We will be working with a dataset containing data in relation to forest fires that took place in Montesinho Park between January 2000 and December 2003. The dataset contains a wide spread of information pertaining to the environmental factors present when fires occurred, such as area burned,  the Duff Moisture code (DMC- measure of moisture/dryness of organic material at forest floor), Fine Fuel Moisture Code (FFMC- a measure of the moisture levels of grass and leaves in the park), temperature, relative humidity, wind etc. Using data from these variables, we will be using the classification mode of the K- nearest neighbors function to to analyze and try to answer the question of “What is the relationship between the variables FFMC, DMC, DC, ISI, temperature, relative humidity, wind speed, and rainfall, and the extent of damage and area affected by forest fires within a specific geographic area?”

- Histograms
  - Data Distribution
    - Range (limits)
    - Trend (differences)
    - Variability (behaviour)
    - Outliers (outside of distribution)
    
<!-- -->

- Box plots
  - Which variable are useless and will not be a predictor
    - If variable does not change between class of fire
  - The mean of the variables between fire types
    - Understand the relationship between variable and fire size
    - How x variables affect the outcome of fire size
  - The mean of the variables
    - Understand the central tendency

# Expected outcomes and significance:

With our project, we expect to find what factors and conditions are linked to large wildfires, so that we can predict the size of a fire.
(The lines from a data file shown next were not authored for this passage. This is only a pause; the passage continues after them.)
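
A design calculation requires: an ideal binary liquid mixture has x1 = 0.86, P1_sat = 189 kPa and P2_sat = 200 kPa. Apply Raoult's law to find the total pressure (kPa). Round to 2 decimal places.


P = x1*P1_sat + x2*P2_sat
x2 = 1 - x1 = 1 - 0.86 = 0.14
P = 0.86*189 + 0.14*200
P = 162.54 + 28.0
P = 190.54 kPa


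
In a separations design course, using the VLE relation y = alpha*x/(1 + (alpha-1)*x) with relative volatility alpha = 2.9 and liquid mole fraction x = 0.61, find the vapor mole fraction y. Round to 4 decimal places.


y = alpha*x / (1 + (alpha-1)*x)
y = 2.9*0.61 / (1 + (2.9-1)*0.61)
y = 1.769 / (1 + 1.159)
y = 1.769 / 2.159
y = 0.8194


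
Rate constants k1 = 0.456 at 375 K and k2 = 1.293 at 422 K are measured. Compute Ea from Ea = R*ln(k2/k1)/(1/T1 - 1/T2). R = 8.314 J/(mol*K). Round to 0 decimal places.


Ea = R * ln(k2/k1) / (1/T1 - 1/T2)
ln(k2/k1) = ln(1.293/0.456) = 1.0422276
1/T1 - 1/T2 = 1/375 - 1/422 = 0.00029699842
Ea = 8.314 * 1.0422276 / 0.00029699842
Ea = 29176 J/mol


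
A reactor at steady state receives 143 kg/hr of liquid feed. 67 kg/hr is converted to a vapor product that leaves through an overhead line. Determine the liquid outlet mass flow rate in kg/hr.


Steady-state mass balance on the main outlet: F_out = F_in - F_removed
F_out = 143 - 67
F_out = 76 kg/hr


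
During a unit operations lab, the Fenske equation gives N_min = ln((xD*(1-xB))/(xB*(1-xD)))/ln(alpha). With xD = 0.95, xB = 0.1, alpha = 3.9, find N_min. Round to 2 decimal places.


N_min = ln((xD*(1-xB))/(xB*(1-xD))) / ln(alpha)
Numerator inside ln: 0.855 / 0.005 = 171.0
ln(171.0) = 5.141664
ln(alpha) = ln(3.9) = 1.360977
N_min = 5.141664 / 1.360977 = 3.78


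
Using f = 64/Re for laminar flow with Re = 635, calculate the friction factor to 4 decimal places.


f = 64 / Re
f = 64 / 635
f = 0.1008


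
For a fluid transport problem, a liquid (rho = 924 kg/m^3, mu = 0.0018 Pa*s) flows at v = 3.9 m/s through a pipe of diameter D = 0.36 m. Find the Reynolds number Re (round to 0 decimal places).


Re = rho * v * D / mu
Re = 924 * 3.9 * 0.36 / 0.0018
Re = 1297.296 / 0.0018
Re = 720720


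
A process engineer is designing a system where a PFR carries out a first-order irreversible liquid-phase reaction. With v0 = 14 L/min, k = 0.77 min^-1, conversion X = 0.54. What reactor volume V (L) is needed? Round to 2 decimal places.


V = (v0/k) * ln(1/(1-X))
V = (14/0.77) * ln(1/(1-0.54))
V = 18.181818 * ln(2.173913)
V = 18.181818 * 0.776529
V = 14.12 L


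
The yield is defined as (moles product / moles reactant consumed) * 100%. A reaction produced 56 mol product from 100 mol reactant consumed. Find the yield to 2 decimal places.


Yield = (moles product / moles consumed) * 100%
Yield = (56 / 100) * 100
Yield = 0.56 * 100
Yield = 56.00%


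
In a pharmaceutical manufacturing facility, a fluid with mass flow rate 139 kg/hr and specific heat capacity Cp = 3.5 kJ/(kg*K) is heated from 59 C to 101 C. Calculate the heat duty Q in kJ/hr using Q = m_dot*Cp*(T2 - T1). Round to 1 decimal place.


Q = m_dot * Cp * (T2 - T1)
Q = 139 * 3.5 * (101 - 59)
Q = 139 * 3.5 * 42
Q = 20433.0 kJ/hr


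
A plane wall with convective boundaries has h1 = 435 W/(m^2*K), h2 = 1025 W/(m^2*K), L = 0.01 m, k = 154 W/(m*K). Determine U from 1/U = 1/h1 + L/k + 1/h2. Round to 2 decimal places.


1/U = 1/h1 + L/k + 1/h2
1/U = 1/435 + 0.01/154 + 1/1025
1/U = 0.0022988506 + 6.49351e-05 + 0.0009756098
1/U = 0.0033393955
U = 299.46 W/(m^2*K)


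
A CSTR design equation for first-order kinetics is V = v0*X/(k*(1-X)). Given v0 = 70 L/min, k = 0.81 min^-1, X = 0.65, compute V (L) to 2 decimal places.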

These findings could help us get a deeper understanding of wildfires and could help with the prevention of future wildfires, thus potentially reducing their devastating impact on ecosystems and communities. In the future, we could ask if our findings could be used in other regions of the world outside of Montesinho Park. Do the relationships hold true in other types of forest or other climates? Also does the classification model using the 2000 to 2003 data still hold up when applied to more recent data from the Montesinho Park?